The Difference Between White a Black Sesame Seeds?
- The toasted white sesame seeds add an intense sweet nutty taste while the black have a slightly bitter, earthier taste.
- Together they create a wonderful fusion of flavour as well as crunch.
Can I Make This Salad Ahead of Time?
- Yes, this salad can be made a few hours in advance. However, add the sesame seeds just before serving to maintain their crunch.
How Long Can I Store Leftovers?
- Store leftovers in an airtight container in the refrigerator.
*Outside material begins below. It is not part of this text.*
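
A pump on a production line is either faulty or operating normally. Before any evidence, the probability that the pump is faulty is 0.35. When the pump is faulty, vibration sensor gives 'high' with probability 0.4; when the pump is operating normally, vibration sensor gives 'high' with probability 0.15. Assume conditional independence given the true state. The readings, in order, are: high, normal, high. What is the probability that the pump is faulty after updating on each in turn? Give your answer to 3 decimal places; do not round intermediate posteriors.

After 'high': P(faulty) = 0.4·0.3500 / (0.4·0.3500 + 0.15·0.6500) ≈ 0.5895
After 'normal': P(faulty) = 0.6·0.5895 / (0.6·0.5895 + 0.85·0.4105) ≈ 0.5034
After 'high': P(faulty) = 0.4·0.5034 / (0.4·0.5034 + 0.15·0.4966) ≈ 0.7299

0.730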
The salad is best enjoyed within 1-2 days.
What Should I Do if the Salad is Too Salty?
- It is always a good idea to taste your soy and fish sauce before adding it to your dressing as it varies from brand to brand.
- But, if the salad is too salty, you can balance it by adding a bit more rice vinegar and a touch of sugar to mellow the flavours.
Try some more of our cucumber salad recipes…
Recipe Card
Ingredients
- 500 grams Lebanese cucumbers (approximately 3-4 medium)
- 1 green (spring) onion
- 2 tbsps sesame seeds (toasted)
- 1 tablespoon black sesame seeds
- 1 long red chilli (finely diced)
- 3 tbsps MCT oil (or any other neutral oil)
- 1 tablespoon sesame oil
- 3 tbsps lime juice
- 2 tbsps light soy sauce
- 1 tablespoon fish sauce
- Sea salt and cracked black pepper
- 1 teaspoon Szechuan peppercorns
Instructions
- Wash your cucumbers, cut them in half, deseed them using a teaspoon and then slice on the diagonal. 1
- Wash your green onion, trim it and then slice on the diagonal, trim your chilli (it is up to you if you would like to remove the seeds) then finely dice your chilli. Transfer to your bowl with the cucumbers.
- Add all your vinaigrette ingredients to a glass jar and shake until emulsified.
- Pour the vinaigrette over the salad and mix until combined, taste and adjust seasonings according to your taste.
- Arrange the salad on a serving platter, scatter with Szechuan peppercorns and serve.
Notes
- You may like to salt your cucumbers, put them in a bowl with some salt and let stand for 5 minutes. The salt makes the cucumbers tastier and gets rid of excess water, which can dilute the dressing.